Monday, September 29, 2008
I cheated death today after tuition. It was around 945pm and I was trying to cross the road behind some stupid bus that was parked at the side. Because it was hugeass, I couldn't see the cars that were approaching. I assumed there was no car approaching because there were no headlights shining on the road, hence, I just walked. Suddenly out of nowhere, some stupid audi sped past me without its headlights on. A few inches more and I probably would have died. When I got home, I saw my cousin's car badly smashed. Apparently, he knocked down some dude and the guy was bleeding from the head, arms and legs.
That dude and I had very similar experiences, yet I'm so much luckier than him.
The ironies of life, which I can't comprehend.

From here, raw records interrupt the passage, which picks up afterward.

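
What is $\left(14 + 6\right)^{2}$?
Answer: $400$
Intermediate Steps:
$\left(14 + 6\right)^{2} = 20^{2} = 400$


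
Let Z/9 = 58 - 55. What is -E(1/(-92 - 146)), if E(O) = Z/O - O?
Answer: 1529387/238 ≈ 6426.0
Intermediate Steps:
Z = 27 (Z = 9*(58 - 55) = 9*3 = 27)
E(O) = -O + 27/O (E(O) = 27/O - O = -O + 27/O)
-E(1/(-92 - 146)) = -(-1/(-92 - 146) + 27/(1/(-92 - 146))) = -(-1/(-238) + 27/(1/(-238))) = -(-1*(-1/238) + 27/(-1/238)) = -(1/238 + 27*(-238)) = -(1/238 - 6426) = -1*(-1529387/238) = 1529387/238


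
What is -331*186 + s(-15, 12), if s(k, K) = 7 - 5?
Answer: -61564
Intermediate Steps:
s(k, K) = 2
-331*186 + s(-15, 12) = -331*186 + 2 = -61566 + 2 = -61564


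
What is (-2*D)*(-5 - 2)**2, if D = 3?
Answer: -294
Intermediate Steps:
(-2*D)*(-5 - 2)**2 = (-2*3)*(-5 - 2)**2 = -6*(-7)**2 = -6*49 = -294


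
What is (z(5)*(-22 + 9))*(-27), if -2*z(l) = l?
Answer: -1755/2 ≈ -877.50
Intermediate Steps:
z(l) = -l/2
(z(5)*(-22 + 9))*(-27) = ((-½*5)*(-22 + 9))*(-27) = -5/2*(-13)*(-27) = (65/2)*(-27) = -1755/2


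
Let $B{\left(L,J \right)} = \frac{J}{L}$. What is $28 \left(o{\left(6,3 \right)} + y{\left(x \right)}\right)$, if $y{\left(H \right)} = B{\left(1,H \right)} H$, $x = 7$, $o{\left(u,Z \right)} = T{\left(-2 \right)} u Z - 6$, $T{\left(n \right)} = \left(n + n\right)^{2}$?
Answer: $9268$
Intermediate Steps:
$T{\left(n \right)} = 4 n^{2}$ ($T{\left(n \right)} = \left(2 n\right)^{2} = 4 n^{2}$)
$o{\left(u,Z \right)} = -6 + 16 Z u$ ($o{\left(u,Z \right)} = 4 \left(-2\right)^{2} u Z - 6 = 4 \cdot 4 u Z - 6 = 16 u Z - 6 = 16 Z u - 6 = -6 + 16 Z u$)
$y{\left(H \right)} = H^{2}$ ($y{\left(H \right)} = \frac{H}{1} H = H 1 H = H H = H^{2}$)
$28 \left(o{\left(6,3 \right)} + y{\left(x \right)}\right) = 28 \left(\left(-6 + 16 \cdot 3 \cdot 6\right) + 7^{2}\right) = 28 \left(\left(-6 + 288\right) + 49\right) = 28 \left(282 + 49\right) = 28 \cdot 331 = 9268$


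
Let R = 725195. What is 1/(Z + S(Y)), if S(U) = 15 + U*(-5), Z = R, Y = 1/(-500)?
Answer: 100/72521001 ≈ 1.3789e-6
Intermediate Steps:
Y = -1/500 ≈ -0.0020000
Z = 725195
S(U) = 15 - 5*U
1/(Z + S(Y)) = 1/(725195 + (15 - 5*(-1/500))) = 1/(725195 + (15 + 1/100)) = 1/(725195 + 1501/100) = 1/(72521001/100) = 100/72521001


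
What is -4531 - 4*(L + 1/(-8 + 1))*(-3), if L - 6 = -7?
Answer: -31813/7 ≈ -4544.7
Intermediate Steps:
L = -1 (L = 6 - 7 = -1)
-4531 - 4*(L + 1/(-8 + 1))*(-3) = -4531 - 4*(-1 + 1/(-8 + 1))*(-3) = -4531 - 4*(-1 + 1/(-7))*(-3) = -4531 - 4*(-1 - 1/7)*(-3) = -4531 - 4*(-8/7*(-3)) = -4531 - 4*24/7 = -4531 - 1*96/7 = -4531 - 96/7 = -31813/7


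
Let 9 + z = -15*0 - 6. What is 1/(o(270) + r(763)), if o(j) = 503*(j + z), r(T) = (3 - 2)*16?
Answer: 1/128281 ≈ 7.7954e-6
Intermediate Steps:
r(T) = 16 (r(T) = 1*16 = 16)
z = -15 (z = -9 + (-15*0 - 6) = -9 + (0 - 6) = -9 - 6 = -15)
o(j) = -7545 + 503*j (o(j) = 503*(j - 15) = 503*(-15 + j) = -7545 + 503*j)
1/(o(270) + r(763)) = 1/((-7545 + 503*270) + 16) = 1/((-7545 + 135810) + 16) = 1/(128265 + 16) = 1/128281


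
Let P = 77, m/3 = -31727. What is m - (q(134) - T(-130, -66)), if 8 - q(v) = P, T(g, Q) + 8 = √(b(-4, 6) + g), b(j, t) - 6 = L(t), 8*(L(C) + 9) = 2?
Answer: -95120 + 3*I*√59/2 ≈ -95120.0 + 11.522*I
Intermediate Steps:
L(C) = -35/4 (L(C) = -9 + (⅛)*2 = -9 + ¼ = -35/4)
m = -95181 (m = 3*(-31727) = -95181)
b(j, t) = -11/4 (b(j, t) = 6 - 35/4 = -11/4)
T(g, Q) = -8 + √(-11/4 + g)
q(v) = -69 (q(v) = 8 - 1*77 = 8 - 77 = -69)
m - (q(134) - T(-130, -66)) = -95181 - (-69 - (-8 + √(-11 + 4*(-130))/2)) = -95181 - (-69 - (-8 + √(-11 - 520)/2)) = -95181 - (-69 - (-8 + √(-531)/2)) = -95181 - (-69 - (-8 + (3*I*√59)/2)) = -95181 - (-69 - (-8 + 3*I*√59/2)) = -95181 - (-69 + (8 - 3*I*√59/2)) = -95181 - (-61 - 3*I*√59/2) = -95181 + (61 + 3*I*√59/2) = -95120 + 3*I*√59/2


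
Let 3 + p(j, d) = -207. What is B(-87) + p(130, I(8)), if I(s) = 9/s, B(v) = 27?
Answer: -183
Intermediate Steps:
p(j, d) = -210 (p(j, d) = -3 - 207 = -210)
B(-87) + p(130, I(8)) = 27 - 210 = -183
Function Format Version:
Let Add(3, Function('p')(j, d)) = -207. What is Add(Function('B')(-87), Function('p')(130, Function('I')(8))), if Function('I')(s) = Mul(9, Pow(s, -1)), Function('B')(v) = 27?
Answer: -183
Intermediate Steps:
Function('p')(j, d) = -210 (Function('p')(j, d) = Add(-3, -207) = -210)
Add(Function('B')(-87), Function('p')(130, Function('I')(8))) = Add(27, -210) = -183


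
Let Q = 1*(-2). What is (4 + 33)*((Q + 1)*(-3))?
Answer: 111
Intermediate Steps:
Q = -2
(4 + 33)*((Q + 1)*(-3)) = (4 + 33)*((-2 + 1)*(-3)) = 37*(-1*(-3)) = 37*3 = 111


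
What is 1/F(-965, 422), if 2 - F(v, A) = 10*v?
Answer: 1/9652 ≈ 0.00010361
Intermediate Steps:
F(v, A) = 2 - 10*v
1/F(-965, 422) = 1/(2 - 10*(-965)) = 1/(2 + 9650) = 1/9652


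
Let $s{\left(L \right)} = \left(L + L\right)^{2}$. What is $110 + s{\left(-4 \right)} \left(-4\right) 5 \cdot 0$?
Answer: $110$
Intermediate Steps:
$s{\left(L \right)} = 4 L^{2}$ ($s{\left(L \right)} = \left(2 L\right)^{2} = 4 L^{2}$)
$110 + s{\left(-4 \right)} \left(-4\right) 5 \cdot 0 = 110 + 4 \left(-4\right)^{2} \left(-4\right) 5 \cdot 0 = 110 + 4 \cdot 16 \left(\left(-20\right) 0\right) = 110 + 64 \cdot 0 = 110 + 0 = 110$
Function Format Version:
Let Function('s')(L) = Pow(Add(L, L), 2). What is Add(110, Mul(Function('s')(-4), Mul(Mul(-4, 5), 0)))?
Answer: 110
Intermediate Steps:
Function('s')(L) = Mul(4, Pow(L, 2)) (Function('s')(L) = Pow(Mul(2, L), 2) = Mul(4, Pow(L, 2)))
Add(110, Mul(Function('s')(-4), Mul(Mul(-4, 5), 0))) = Add(110, Mul(Mul(4, Pow(-4, 2)), Mul(Mul(-4, 5), 0))) = Add(110, Mul(Mul(4, 16), Mul(-20, 0))) = Add(110, Mul(64, 0)) = Add(110, 0) = 110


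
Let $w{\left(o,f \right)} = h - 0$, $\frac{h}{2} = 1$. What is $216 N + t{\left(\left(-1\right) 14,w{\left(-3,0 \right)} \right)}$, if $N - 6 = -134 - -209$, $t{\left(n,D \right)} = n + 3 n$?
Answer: $17440$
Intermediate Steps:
$h = 2$ ($h = 2 \cdot 1 = 2$)
$w{\left(o,f \right)} = 2$ ($w{\left(o,f \right)} = 2 - 0 = 2 + 0 = 2$)
$t{\left(n,D \right)} = 4 n$
$N = 81$ ($N = 6 - -75 = 6 + \left(-134 + 209\right) = 6 + 75 = 81$)
$216 N + t{\left(\left(-1\right) 14,w{\left(-3,0 \right)} \right)} = 216 \cdot 81 + 4 \left(\left(-1\right) 14\right) = 17496 + 4 \left(-14\right) = 17496 - 56 = 17440$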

I was thinking about my life on the bus just now. What have I been doing for the past 2 years. I was the one who chose this jc route, nobody forced or pressured me. I still remembered when my mother told me to go poly rather than jc. Yet, I had the typical mindset of poly being inferior to jc then, and I was afraid of people laughing at me that I'm a poly boy (no offence to poly ppl, really), I always tried to convince myself that I came to jc because I have no idea what to do in the future. Now as jc life is coming to an end, I realised I have not achieve anything. Perhaps, jc isn't exactly my cup of tea cause I'm neither good in my studies, or good in my cca. Maybe my piano teacher was right. I might be musically talented cause I do have some passion for music. Maybe its the only thing I can do well in. I figured I will probably learn some new instrument or continue with piano after A's. And also my theory.